The Supreme Court did not improvidently exercise its discretion by granting the former wife’s application for an upward modification of child support. The former wife demonstrated that the combination of her own income and the former husband’s child support obligation, as set forth in the parties’ prior settlement, was not adequate to meet the custodial daughter’s needs (see, Matter of Brescia v Fitts, 56 NY2d 132; Rocchio v Rocchio, 213 AD2d 535, 536; Matter of Berg v O’Leary, 193 AD2d 732, 734; see also, Matter of Pettey v Piko, 215 AD2d 485; Matter of Schiavone v Schiavone, 208 AD2d 543).
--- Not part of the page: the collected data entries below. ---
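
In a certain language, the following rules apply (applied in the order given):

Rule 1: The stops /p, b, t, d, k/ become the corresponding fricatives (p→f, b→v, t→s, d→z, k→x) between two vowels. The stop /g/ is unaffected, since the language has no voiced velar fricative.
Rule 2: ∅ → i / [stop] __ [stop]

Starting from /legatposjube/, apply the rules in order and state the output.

legatiposjuve

Rule 1 (intervocalic spirantization): /b/ is a stop between vowels /u/ and /e/, so it spirantizes to the fricative [v]. /legatposjube/ → legatposjuve.
Rule 2 (stop-cluster i-epenthesis): /t/ and /p/ form a stop–stop cluster, so [i] is inserted between them. /legatposjuve/ → legatiposjuve.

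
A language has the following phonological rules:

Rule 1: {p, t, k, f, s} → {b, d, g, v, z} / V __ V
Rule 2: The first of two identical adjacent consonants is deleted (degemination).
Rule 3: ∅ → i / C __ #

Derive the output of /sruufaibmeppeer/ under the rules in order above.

Rule 1 (intervocalic voicing): /f/ is a voiceless obstruent between vowels /u/ and /a/, so it voices to [v]. /sruufaibmeppeer/ → sruuvaibmeppeer.
Rule 2 (degemination): /pp/ is a geminate; the first /p/ deletes. /sruuvaibmeppeer/ → sruuvaibmepeer.
Rule 3 (final i-epenthesis): the form ends in the consonant /r/, so [i] is inserted word-finally. /sruuvaibmepeer/ → sruuvaibmepeeri.

sruuvaibmepeeri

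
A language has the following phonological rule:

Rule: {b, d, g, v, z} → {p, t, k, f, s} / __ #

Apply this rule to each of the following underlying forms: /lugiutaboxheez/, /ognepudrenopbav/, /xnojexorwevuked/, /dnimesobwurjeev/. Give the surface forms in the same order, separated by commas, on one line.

lugiutaboxhees, ognepudrenopbaf, xnojexorwevuket, dnimesobwurjeef

/lugiutaboxheez/: /z/ is a voiced obstruent in word-final position, so it devoices to [s]. → [lugiutaboxhees].
/ognepudrenopbav/: /v/ is a voiced obstruent in word-final position, so it devoices to [f]. → [ognepudrenopbaf].
/xnojexorwevuked/: /d/ is a voiced obstruent in word-final position, so it devoices to [t]. → [xnojexorwevuket].
/dnimesobwurjeev/: /v/ is a voiced obstruent in word-final position, so it devoices to [f]. → [dnimesobwurjeef].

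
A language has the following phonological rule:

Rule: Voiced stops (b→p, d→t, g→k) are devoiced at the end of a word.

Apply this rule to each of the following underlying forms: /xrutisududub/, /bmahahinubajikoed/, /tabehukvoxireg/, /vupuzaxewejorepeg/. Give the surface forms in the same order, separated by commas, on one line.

xrutisududup, bmahahinubajikoet, tabehukvoxirek, vupuzaxewejorepek

/xrutisududub/: /b/ is a voiced stop in word-final position, so it devoices to [p]. → [xrutisududup].
/bmahahinubajikoed/: /d/ is a voiced stop in word-final position, so it devoices to [t]. → [bmahahinubajikoet].
/tabehukvoxireg/: /g/ is a voiced stop in word-final position, so it devoices to [k]. → [tabehukvoxirek].
/vupuzaxewejorepeg/: /g/ is a voiced stop in word-final position, so it devoices to [k]. → [vupuzaxewejorepek].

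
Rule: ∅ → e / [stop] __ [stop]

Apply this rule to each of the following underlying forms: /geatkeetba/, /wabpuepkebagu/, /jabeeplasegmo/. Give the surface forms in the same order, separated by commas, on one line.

/geatkeetba/: /t/ and /k/ form a stop–stop cluster, so [e] is inserted between them. /t/ and /b/ form a stop–stop cluster, so [e] is inserted between them. → [geatekeeteba].
/wabpuepkebagu/: /b/ and /p/ form a stop–stop cluster, so [e] is inserted between them. /p/ and /k/ form a stop–stop cluster, so [e] is inserted between them. → [wabepuepekebagu].
/jabeeplasegmo/: the rule's environment is not met; surfaces unchanged as [jabeeplasegmo].

geatekeeteba, wabepuepekebagu, jabeeplasegmo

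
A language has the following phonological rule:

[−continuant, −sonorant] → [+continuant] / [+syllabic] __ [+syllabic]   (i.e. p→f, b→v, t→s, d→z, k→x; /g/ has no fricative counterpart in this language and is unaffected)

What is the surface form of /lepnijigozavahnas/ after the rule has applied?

lepnijigozavahnas

No segment of /lepnijigozavahnas/ meets the structural description of the rule, so the form surfaces unchanged.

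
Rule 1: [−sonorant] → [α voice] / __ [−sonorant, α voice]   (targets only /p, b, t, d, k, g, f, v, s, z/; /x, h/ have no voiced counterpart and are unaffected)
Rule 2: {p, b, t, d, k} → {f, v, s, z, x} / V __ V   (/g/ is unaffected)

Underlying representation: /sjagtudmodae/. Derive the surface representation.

Rule 1 (regressive voicing assimilation): /g/ precedes the voiceless obstruent /t/, so it devoices to [k] by assimilation. /sjagtudmodae/ → sjaktudmodae.
Rule 2 (intervocalic spirantization): /d/ is a stop between vowels /o/ and /a/, so it spirantizes to the fricative [z]. /sjaktudmodae/ → sjaktudmozae.

sjaktudmozae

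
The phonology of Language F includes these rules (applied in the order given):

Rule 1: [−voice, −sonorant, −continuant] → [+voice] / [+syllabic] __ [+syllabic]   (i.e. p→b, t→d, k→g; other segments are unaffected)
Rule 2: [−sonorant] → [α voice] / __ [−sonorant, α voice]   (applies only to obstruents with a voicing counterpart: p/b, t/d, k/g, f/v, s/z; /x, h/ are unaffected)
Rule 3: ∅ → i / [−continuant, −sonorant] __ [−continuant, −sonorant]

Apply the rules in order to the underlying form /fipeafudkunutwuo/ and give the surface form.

Rule 1 (intervocalic voicing): /p/ is a voiceless stop between vowels /i/ and /e/, so it voices to [b]. /fipeafudkunutwuo/ → fibeafudkunutwuo.
Rule 2 (regressive voicing assimilation): /d/ precedes the voiceless obstruent /k/, so it devoices to [t] by assimilation. /fibeafudkunutwuo/ → fibeafutkunutwuo.
Rule 3 (stop-cluster i-epenthesis): /t/ and /k/ form a stop–stop cluster, so [i] is inserted between them. /fibeafutkunutwuo/ → fibeafutikunutwuo.

fibeafutikunutwuo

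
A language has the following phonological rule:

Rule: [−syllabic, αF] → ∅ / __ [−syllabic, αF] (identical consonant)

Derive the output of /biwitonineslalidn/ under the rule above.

biwitonineslalidn

No segment of /biwitonineslalidn/ meets the structural description of the rule, so the form surfaces unchanged.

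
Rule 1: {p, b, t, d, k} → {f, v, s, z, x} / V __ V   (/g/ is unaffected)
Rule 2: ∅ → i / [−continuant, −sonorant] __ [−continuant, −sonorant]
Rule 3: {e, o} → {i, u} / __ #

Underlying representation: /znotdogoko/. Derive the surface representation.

Rule 1 (intervocalic spirantization): /k/ is a stop between vowels /o/ and /o/, so it spirantizes to the fricative [x]. /znotdogoko/ → znotdogoxo.
Rule 2 (stop-cluster i-epenthesis): /t/ and /d/ form a stop–stop cluster, so [i] is inserted between them. /znotdogoxo/ → znotidogoxo.
Rule 3 (final vowel raising): /o/ is a mid vowel in word-final position, so it raises to [u]. /znotidogoxo/ → znotidogoxu.

znotidogoxu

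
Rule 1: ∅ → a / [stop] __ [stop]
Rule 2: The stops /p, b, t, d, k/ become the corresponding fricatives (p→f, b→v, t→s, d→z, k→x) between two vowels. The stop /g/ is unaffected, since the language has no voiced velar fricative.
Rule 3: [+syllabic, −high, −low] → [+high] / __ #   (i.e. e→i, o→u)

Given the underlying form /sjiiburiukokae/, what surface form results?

Rule 1 (stop-cluster a-epenthesis): no segment meets the environment; /sjiiburiukokae/ is unchanged.
Rule 2 (intervocalic spirantization): /b/ is a stop between vowels /i/ and /u/, so it spirantizes to the fricative [v]. /k/ is a stop between vowels /u/ and /o/, so it spirantizes to the fricative [x]. /k/ is a stop between vowels /o/ and /a/, so it spirantizes to the fricative [x]. /sjiiburiukokae/ → sjiivuriuxoxae.
Rule 3 (final vowel raising): /e/ is a mid vowel in word-final position, so it raises to [i]. /sjiivuriuxoxae/ → sjiivuriuxoxai.

sjiivuriuxoxai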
The issue of counsel fees is controlled by the equities and circumstances of each particular case, and the court must consider the relative merits of the parties’ positions and their respective financial positions in determining whether an award is appropriate (see, Domestic Relations Law § 237 [a]; O’Brien v O’Brien, 66 NY2d 576, 590; Linda R. v Richard E., 176 AD2d 312, 313-314). Given the great disparity in the incomes of the parties, as well as the merits of the former wife’s position, we decline to disturb the Supreme Court’s award of counsel fees and expenses (see, Kret v Kret, 222 AD2d 412; Krinsky v Krinsky, 208 AD2d 599, 600-601; Maher v Maher, 196 AD2d 530, 532). Pizzuto, J. P., Santucci, Altman and Hart, JJ., concur.